Riding into the Future: Transforming Jordan’s Public Transportation with Predictive Analytics and Real-Time Data
Anber Abraheem Shlash Mohammad, Sulieman Ibraheem Shelash Al-Hawary, Khaleel Ibrahim Al‐ Daoud, Badrea Al Oraini, Menahi Mosallam Alqahtani, Asokan Vasudevan, Mohammad Faleh Ahmmad Hunitie
Abstract
Introduction: This study explores how predictive analytics and real-time data integration can improve efficiency in Jordan’s public transportation network.
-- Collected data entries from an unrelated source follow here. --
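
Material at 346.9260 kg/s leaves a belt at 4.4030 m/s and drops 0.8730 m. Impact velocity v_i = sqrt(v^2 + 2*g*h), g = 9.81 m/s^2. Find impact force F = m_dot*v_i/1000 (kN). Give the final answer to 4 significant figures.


v_i = sqrt(4.4030^2 + 2*9.81*0.8730) = 6.04274 m/s
F = 346.9260 * 6.04274 / 1000
F = 2.096 kN


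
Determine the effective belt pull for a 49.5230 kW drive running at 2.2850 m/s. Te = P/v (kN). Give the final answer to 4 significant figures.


Te = P / v = 49.5230 / 2.2850
Te = 21.67 kN


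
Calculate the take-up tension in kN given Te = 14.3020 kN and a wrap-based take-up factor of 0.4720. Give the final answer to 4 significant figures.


T_tu = 14.3020 * 0.4720
T_tu = 6.751 kN


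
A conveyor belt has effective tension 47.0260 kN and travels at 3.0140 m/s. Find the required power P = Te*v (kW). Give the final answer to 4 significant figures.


P = Te * v = 47.0260 * 3.0140
P = 141.7 kW


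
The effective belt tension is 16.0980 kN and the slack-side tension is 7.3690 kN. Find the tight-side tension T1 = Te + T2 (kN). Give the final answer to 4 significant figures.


T1 = Te + T2 = 16.0980 + 7.3690
T1 = 23.47 kN


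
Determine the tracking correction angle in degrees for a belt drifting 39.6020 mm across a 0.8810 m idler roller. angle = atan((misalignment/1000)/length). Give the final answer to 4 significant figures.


misalign_m = 39.6020 / 1000 = 0.039602 m
angle = atan(0.039602 / 0.8810)
angle = 2.574 deg


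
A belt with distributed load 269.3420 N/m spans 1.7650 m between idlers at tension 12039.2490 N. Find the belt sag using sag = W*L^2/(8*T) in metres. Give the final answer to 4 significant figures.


sag = 269.3420 * 1.7650^2 / (8 * 12039.2490)
sag = 0.008712 m


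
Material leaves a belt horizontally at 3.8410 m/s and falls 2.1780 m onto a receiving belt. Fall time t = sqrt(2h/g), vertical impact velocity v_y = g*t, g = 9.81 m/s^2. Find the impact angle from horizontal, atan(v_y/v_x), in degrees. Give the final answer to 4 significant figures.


t = sqrt(2*2.1780/9.81) = 0.666361 s
v_y = 9.81 * 0.666361 = 6.537 m/s
angle = atan(6.537 / 3.8410) = 59.56 deg


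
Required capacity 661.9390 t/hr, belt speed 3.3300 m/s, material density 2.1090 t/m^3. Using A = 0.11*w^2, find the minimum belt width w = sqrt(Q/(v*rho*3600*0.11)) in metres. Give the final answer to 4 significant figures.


A_req = 661.9390 / (3.3300 * 2.1090 * 3600) = 0.0261815 m^2
w = sqrt(0.0261815 / 0.11)
w = 0.4879 m


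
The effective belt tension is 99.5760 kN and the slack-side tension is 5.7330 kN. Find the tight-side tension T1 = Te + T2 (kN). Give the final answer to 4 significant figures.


T1 = Te + T2 = 99.5760 + 5.7330
T1 = 105.3 kN


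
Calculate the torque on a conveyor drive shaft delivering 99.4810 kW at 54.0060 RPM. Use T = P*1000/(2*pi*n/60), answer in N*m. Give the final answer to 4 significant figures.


omega = 2*pi*54.0060/60 = 5.6555 rad/s
T = 99.4810*1000 / 5.6555
T = 17590 N*m


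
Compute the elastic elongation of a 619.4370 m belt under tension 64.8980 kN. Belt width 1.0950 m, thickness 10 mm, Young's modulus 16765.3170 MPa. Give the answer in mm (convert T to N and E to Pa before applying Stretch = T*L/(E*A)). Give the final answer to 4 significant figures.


A = 1.0950 * 0.01 = 0.01095 m^2
Stretch = 64.8980*1000 * 619.4370 / (16765.3170e6 * 0.01095) * 1000
Stretch = 219.0 mm


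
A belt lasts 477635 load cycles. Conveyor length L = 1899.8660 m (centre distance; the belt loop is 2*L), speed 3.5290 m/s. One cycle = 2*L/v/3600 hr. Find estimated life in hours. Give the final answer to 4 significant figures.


cycle_time = 2 * 1899.8660 / 3.5290 / 3600 = 0.299088 hr
life = 477635 * 0.299088 = 142900 hours


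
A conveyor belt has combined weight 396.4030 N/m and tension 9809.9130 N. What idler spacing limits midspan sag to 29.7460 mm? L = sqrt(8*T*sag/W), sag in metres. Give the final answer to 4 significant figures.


sag = 29.7460/1000 = 0.029746 m
L = sqrt(8 * 9809.9130 * 0.029746 / 396.4030)
L = 2.427 m


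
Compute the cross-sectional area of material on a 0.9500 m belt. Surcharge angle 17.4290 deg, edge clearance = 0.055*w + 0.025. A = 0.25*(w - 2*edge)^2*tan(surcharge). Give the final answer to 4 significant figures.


edge = 0.055*0.9500 + 0.025 = 0.07725 m
ew = 0.9500 - 2*0.07725 = 0.7955 m
A = 0.25 * 0.7955^2 * tan(17.4290 deg)
A = 0.04967 m^2


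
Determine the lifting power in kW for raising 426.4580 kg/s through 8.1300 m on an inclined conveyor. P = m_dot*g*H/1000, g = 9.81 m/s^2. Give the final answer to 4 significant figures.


P = 426.4580 * 9.81 * 8.1300 / 1000
P = 34.01 kW


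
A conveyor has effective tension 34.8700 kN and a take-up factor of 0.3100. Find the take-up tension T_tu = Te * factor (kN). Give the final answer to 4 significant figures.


T_tu = 34.8700 * 0.3100
T_tu = 10.81 kN


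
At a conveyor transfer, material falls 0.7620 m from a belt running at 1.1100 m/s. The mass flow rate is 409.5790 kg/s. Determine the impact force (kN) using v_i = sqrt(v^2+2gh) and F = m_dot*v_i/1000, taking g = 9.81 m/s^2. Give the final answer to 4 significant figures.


v_i = sqrt(1.1100^2 + 2*9.81*0.7620) = 4.02275 m/s
F = 409.5790 * 4.02275 / 1000
F = 1.648 kN


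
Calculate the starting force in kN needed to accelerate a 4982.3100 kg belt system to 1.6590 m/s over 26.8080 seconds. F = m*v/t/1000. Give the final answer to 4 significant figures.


F = 4982.3100 * 1.6590 / 26.8080 / 1000
F = 0.3083 kN


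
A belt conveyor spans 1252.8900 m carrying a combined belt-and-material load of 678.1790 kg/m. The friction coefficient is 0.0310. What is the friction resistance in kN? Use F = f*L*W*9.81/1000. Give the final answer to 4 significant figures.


F = 0.0310 * 1252.8900 * 678.1790 * 9.81 / 1000
F = 258.4 kN


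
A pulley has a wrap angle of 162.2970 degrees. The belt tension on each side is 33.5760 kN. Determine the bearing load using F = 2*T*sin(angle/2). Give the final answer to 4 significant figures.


F = 2 * 33.5760 * sin(162.2970/2 deg)
F = 66.35 kN


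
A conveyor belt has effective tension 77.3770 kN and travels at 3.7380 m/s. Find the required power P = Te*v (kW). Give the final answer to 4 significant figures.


P = Te * v = 77.3770 * 3.7380
P = 289.2 kW


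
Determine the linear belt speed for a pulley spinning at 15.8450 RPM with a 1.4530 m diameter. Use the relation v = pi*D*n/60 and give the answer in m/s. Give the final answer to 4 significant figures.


v = pi * 1.4530 * 15.8450 / 60
v = 1.205 m/s


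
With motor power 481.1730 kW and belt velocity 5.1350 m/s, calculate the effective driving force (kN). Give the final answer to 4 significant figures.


Te = P / v = 481.1730 / 5.1350
Te = 93.70 kN


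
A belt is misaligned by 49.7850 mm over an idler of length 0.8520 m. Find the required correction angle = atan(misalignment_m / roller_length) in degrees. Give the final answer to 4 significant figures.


misalign_m = 49.7850 / 1000 = 0.049785 m
angle = atan(0.049785 / 0.8520)
angle = 3.344 deg


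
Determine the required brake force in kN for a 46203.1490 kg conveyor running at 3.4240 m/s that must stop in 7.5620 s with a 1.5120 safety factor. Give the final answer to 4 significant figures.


F = 46203.1490 * 3.4240 / 7.5620 * 1.5120 / 1000
F = 31.63 kN


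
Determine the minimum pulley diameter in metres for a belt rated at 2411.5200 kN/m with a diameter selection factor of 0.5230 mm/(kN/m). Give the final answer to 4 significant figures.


D = 2411.5200 * 0.5230 / 1000
D = 1.261 m


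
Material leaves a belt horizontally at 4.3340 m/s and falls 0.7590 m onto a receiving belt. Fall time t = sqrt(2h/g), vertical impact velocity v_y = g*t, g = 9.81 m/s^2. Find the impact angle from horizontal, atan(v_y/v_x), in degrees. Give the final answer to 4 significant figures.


t = sqrt(2*0.7590/9.81) = 0.39337 s
v_y = 9.81 * 0.39337 = 3.85896 m/s
angle = atan(3.85896 / 4.3340) = 41.68 deg


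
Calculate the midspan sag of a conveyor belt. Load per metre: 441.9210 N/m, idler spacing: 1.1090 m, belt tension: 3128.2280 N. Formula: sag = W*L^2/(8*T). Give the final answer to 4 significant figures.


sag = 441.9210 * 1.1090^2 / (8 * 3128.2280)
sag = 0.02172 m


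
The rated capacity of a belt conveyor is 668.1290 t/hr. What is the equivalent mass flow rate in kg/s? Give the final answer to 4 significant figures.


m_dot = 668.1290 * 1000 / 3600
m_dot = 185.6 kg/s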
By addressing scheduling, route optimization, and congestion management, it responds to growing urban transit demands in the region.Methods: Data were collected over three months from official ridership logs, GPS-enabled buses, and traffic APIs. ARIMA-based time-series forecasting captured historical trends, while a Random Forest model incorporated congestion index, average wait times, and other operational variables. Metadata management protocols (JSON/XML) facilitated cross-agency data sharing.Results: ARIMA proved effective for short-term passenger demand projections, although it occasionally underpredicted sudden ridership peaks. The Random Forest approach yielded stronger overall accuracy, explaining roughly 85% of variation when combining real-time congestion data with historical records. Real-time streams further supported dynamic scheduling and route adjustments.Conclusion: Combining predictive models with IoT-based data integration can enhance reliability and user satisfaction in Jordan’s public transit system. Although limited by timeframe and route scope, the findings underscore the importance of multi-agency collaboration and ongoing policy support to sustain data-driven innovations.